After a long day of great talks (this NCCI has been the best I’ve been to in a dozen plus years) it was time for the real dense, pithy stuff. I’ll summarize so you don’t have to write your own notes…There’s some really good stuff here.
Barry Lipton discussed an analysis of knee surgery across six states; you may be surprised to hear costs, even after correcting for price variations, ranged rather dramatically across the six – by around 60 percent. What’s a lot more surprising is the variation in diagnoses, particularly among strains. The percentage of knee injuries that were attributed to strains varied by somewhere around 20 points from highest to lowest state.
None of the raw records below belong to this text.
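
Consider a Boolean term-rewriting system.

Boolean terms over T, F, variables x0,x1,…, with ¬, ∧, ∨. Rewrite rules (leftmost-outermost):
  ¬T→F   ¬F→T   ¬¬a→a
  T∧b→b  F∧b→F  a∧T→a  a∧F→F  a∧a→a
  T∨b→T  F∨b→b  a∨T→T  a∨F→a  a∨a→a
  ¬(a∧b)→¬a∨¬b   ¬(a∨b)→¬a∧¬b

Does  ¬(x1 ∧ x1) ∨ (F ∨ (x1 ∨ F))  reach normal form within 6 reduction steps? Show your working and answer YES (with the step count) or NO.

Answer: YES — reaches normal form ¬x1 ∨ x1 in 4 ≤ 6 steps

Reduction:
  start: ¬(x1 ∧ x1) ∨ (F ∨ (x1 ∨ F))
  [1] (¬x1 ∨ ¬x1) ∨ (F ∨ (x1 ∨ F))
  [2] ¬x1 ∨ (F ∨ (x1 ∨ F))
  [3] ¬x1 ∨ (x1 ∨ F)
  [4] ¬x1 ∨ x1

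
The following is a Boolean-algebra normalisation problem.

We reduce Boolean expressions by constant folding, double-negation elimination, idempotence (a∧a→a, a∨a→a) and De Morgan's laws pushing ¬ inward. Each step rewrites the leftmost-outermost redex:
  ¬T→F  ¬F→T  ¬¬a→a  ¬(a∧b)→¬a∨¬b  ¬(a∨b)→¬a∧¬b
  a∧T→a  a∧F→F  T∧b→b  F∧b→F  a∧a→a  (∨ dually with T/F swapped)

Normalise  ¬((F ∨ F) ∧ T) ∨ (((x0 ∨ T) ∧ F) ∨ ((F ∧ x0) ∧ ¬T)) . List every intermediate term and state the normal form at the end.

  start: ¬((F ∨ F) ∧ T) ∨ (((x0 ∨ T) ∧ F) ∨ ((F ∧ x0) ∧ ¬T))
  →1  (¬(F ∨ F) ∨ ¬T) ∨ (((x0 ∨ T) ∧ F) ∨ ((F ∧ x0) ∧ ¬T))
  →2  ((¬F ∧ ¬F) ∨ ¬T) ∨ (((x0 ∨ T) ∧ F) ∨ ((F ∧ x0) ∧ ¬T))
  →3  (¬F ∨ ¬T) ∨ (((x0 ∨ T) ∧ F) ∨ ((F ∧ x0) ∧ ¬T))
  →4  (T ∨ ¬T) ∨ (((x0 ∨ T) ∧ F) ∨ ((F ∧ x0) ∧ ¬T))
  →5  T ∨ (((x0 ∨ T) ∧ F) ∨ ((F ∧ x0) ∧ ¬T))
  →6  T

Answer: normal form = T  (in 6 steps)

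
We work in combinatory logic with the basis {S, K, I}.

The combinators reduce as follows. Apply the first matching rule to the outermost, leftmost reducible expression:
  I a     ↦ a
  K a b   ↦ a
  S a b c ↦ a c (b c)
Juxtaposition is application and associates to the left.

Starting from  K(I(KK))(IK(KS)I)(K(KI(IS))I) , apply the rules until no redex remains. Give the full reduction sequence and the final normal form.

  start: K(I(KK))(IK(KS)I)(K(KI(IS))I)
  [1] I(KK)(K(KI(IS))I)
  [2] KK(K(KI(IS))I)
  [3] K

Answer: normal form = K  (in 3 steps)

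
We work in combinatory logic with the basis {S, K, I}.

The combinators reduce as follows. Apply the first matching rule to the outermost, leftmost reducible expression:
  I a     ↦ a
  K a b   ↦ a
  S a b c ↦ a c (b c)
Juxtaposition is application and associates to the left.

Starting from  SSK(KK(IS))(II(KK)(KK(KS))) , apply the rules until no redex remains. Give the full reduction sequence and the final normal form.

  start: SSK(KK(IS))(II(KK)(KK(KS)))
  →1  S(KK(IS))(K(KK(IS)))(II(KK)(KK(KS)))
  →2  KK(IS)(II(KK)(KK(KS)))(K(KK(IS))(II(KK)(KK(KS))))
  →3  K(II(KK)(KK(KS)))(K(KK(IS))(II(KK)(KK(KS))))
  →4  II(KK)(KK(KS))
  →5  I(KK)(KK(KS))
  →6  KK(KK(KS))
  →7  K

Answer: normal form = K  (in 7 steps)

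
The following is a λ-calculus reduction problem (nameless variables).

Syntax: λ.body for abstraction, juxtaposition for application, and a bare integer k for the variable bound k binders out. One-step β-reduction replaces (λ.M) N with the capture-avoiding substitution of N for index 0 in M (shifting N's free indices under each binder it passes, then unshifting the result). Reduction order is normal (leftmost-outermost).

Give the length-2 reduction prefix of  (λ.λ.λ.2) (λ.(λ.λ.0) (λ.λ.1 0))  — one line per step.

  start: (λ.λ.λ.2) (λ.(λ.λ.0) (λ.λ.1 0))
  step 1: λ.λ.λ.(λ.λ.0) (λ.λ.1 0)
  step 2: λ.λ.λ.λ.0

Answer: after 2 steps: λ.λ.λ.λ.0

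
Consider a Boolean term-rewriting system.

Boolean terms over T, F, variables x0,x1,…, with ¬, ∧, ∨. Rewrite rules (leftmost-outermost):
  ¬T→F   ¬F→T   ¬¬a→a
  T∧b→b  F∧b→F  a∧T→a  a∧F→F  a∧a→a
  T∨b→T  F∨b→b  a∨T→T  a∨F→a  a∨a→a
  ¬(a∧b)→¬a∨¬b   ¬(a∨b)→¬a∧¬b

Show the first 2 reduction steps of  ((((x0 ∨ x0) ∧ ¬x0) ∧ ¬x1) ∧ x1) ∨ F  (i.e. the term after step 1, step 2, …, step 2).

  start: ((((x0 ∨ x0) ∧ ¬x0) ∧ ¬x1) ∧ x1) ∨ F
  [1] (((x0 ∨ x0) ∧ ¬x0) ∧ ¬x1) ∧ x1
  [2] ((x0 ∧ ¬x0) ∧ ¬x1) ∧ x1

Answer: after 2 steps: ((x0 ∧ ¬x0) ∧ ¬x1) ∧ x1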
Shoulders exhibited differences as well, however there were similarities between the two joints. Namely, the variation in utilization for both was driven by surgery and physical medicine. A question from the audience asked why there is such variation when treatment should be uniform…
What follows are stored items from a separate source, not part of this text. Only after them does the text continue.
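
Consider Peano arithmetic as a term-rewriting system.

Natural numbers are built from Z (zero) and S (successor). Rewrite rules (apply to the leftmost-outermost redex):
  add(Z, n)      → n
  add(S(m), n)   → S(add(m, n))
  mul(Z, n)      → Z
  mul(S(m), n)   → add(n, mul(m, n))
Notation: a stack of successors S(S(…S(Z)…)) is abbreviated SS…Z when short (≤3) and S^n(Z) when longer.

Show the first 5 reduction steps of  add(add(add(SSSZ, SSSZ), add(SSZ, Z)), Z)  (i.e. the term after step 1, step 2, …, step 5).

Answer: after 5 steps: S(add(S(add(add(SZ, SSSZ), add(SSZ, Z))), Z))

Reduction:
  start: add(add(add(SSSZ, SSSZ), add(SSZ, Z)), Z)
  →1  add(add(S(add(SSZ, SSSZ)), add(SSZ, Z)), Z)
  →2  add(S(add(add(SSZ, SSSZ), add(SSZ, Z))), Z)
  →3  S(add(add(add(SSZ, SSSZ), add(SSZ, Z)), Z))
  →4  S(add(add(S(add(SZ, SSSZ)), add(SSZ, Z)), Z))
  →5  S(add(S(add(add(SZ, SSSZ), add(SSZ, Z))), Z))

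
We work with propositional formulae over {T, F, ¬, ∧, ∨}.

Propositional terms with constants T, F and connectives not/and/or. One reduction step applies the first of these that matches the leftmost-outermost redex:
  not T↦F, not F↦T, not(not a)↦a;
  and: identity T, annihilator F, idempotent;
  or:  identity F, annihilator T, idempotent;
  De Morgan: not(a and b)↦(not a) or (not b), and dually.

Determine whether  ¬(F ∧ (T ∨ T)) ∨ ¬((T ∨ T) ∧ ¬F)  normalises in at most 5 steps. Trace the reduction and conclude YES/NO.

Answer: YES — reaches normal form T in 4 ≤ 5 steps

Working:
  start: ¬(F ∧ (T ∨ T)) ∨ ¬((T ∨ T) ∧ ¬F)
  →1  (¬F ∨ ¬(T ∨ T)) ∨ ¬((T ∨ T) ∧ ¬F)
  →2  (T ∨ ¬(T ∨ T)) ∨ ¬((T ∨ T) ∧ ¬F)
  →3  T ∨ ¬((T ∨ T) ∧ ¬F)
  →4  T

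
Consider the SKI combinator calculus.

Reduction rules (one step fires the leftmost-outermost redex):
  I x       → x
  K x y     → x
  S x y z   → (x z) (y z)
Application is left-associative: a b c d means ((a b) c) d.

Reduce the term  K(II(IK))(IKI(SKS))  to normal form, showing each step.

Answer: normal form = K  (in 4 steps)

Derivation:
  start: K(II(IK))(IKI(SKS))
  step 1: II(IK)
  step 2: I(IK)
  step 3: IK
  step 4: K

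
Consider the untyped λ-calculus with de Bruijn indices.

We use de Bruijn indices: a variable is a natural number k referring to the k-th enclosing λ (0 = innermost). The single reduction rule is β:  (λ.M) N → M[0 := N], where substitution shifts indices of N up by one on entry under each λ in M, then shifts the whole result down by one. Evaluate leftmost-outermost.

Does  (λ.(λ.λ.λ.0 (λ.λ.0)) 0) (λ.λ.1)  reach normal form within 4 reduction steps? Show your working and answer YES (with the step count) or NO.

  start: (λ.(λ.λ.λ.0 (λ.λ.0)) 0) (λ.λ.1)
  →1  (λ.λ.λ.0 (λ.λ.0)) (λ.λ.1)
  →2  λ.λ.0 (λ.λ.0)

Answer: YES — reaches normal form λ.λ.0 (λ.λ.0) in 2 ≤ 4 steps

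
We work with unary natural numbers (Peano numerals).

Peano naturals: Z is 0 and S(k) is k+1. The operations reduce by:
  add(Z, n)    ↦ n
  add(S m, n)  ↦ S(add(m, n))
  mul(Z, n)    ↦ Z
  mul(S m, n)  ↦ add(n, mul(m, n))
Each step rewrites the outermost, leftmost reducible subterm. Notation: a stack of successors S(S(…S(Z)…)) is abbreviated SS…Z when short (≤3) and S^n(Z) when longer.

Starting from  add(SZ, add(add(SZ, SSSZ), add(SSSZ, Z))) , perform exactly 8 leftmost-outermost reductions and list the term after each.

  start: add(SZ, add(add(SZ, SSSZ), add(SSSZ, Z)))
  step 1: S(add(Z, add(add(SZ, SSSZ), add(SSSZ, Z))))
  step 2: S(add(add(SZ, SSSZ), add(SSSZ, Z)))
  step 3: S(add(S(add(Z, SSSZ)), add(SSSZ, Z)))
  step 4: S(S(add(add(Z, SSSZ), add(SSSZ, Z))))
  step 5: S(S(add(SSSZ, add(SSSZ, Z))))
  step 6: S(S(S(add(SSZ, add(SSSZ, Z)))))
  step 7: S(S(S(S(add(SZ, add(SSSZ, Z))))))
  step 8: S(S(S(S(S(add(Z, add(SSSZ, Z)))))))

Answer: after 8 steps: S(S(S(S(S(add(Z, add(SSSZ, Z)))))))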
Therein lies the issue. According to the handout, “Utilization differences across our selected states are driven more by differences in the treatment for given diagnoses than to the mix of diagnoses.”
There was quite a bit more to Barry’s presentation; check out NCCI for more.
Next up, Drug Fee Schedules
NCCI looked at differences in the prices paid for drugs in an effort to assess the effect of fee schedules [FS] on prices paid. Some quick highlights from Natasha Moore’s talk…
- Just because states have similar fee schedules doesn’t mean the prices paid for drugs will be similar.
- Prices in high FS states are generally higher than states without fee schedules
- There’s quite a bit of variation in prices paid even a) after correcting for drug mix and b) among states with similar fee schedule levels.
- However, lower fee schedules are correlated with lower prices paid.
- Brand drugs are 22% of scripts, but 56% of cost
Time from injury to treatment – preliminary results
NCCI is workign on a long term study on the impact of the Affordable Care Act; their first effort focuses on time from injury to treatment. Highlights are from data between 7/1/2010 – 12/31/2012:
- 85% of trauma cases are treated within 3 days from date of injury
- there are longer “delays” in seeing some specialists in some states
My view is this is not likely to bear much fruit; looking at time to treatment by specialist as a way to somehow evaluate the impact of ACA is likely to be confounded by multiple issues, including:
- practice pattern variation
- supply of various provider specialties
- expansion of Medicaid – or not
- state support of ACA enrollment e.g. California vs those antipathetic to ACA e.g. Texas
Perhaps an analysis holding provider populations level and using the uninsured rate would be more illuminating.
Impact of report lag on claim severity
Following on the ground-breaking work by the Hartford’s Glen Pitruzzello fifteen years back, NCCI looked at the impact of claim reporting lag on claim severity.
There’s a wealth of data shared; the net is the longer the delay, the more likely the claim will cost more – HOWEVER, the correlation is by no means linear and varies by type of injury (e.g. the most expensive fractures are those reported on the actual date of injury, next is during the first week).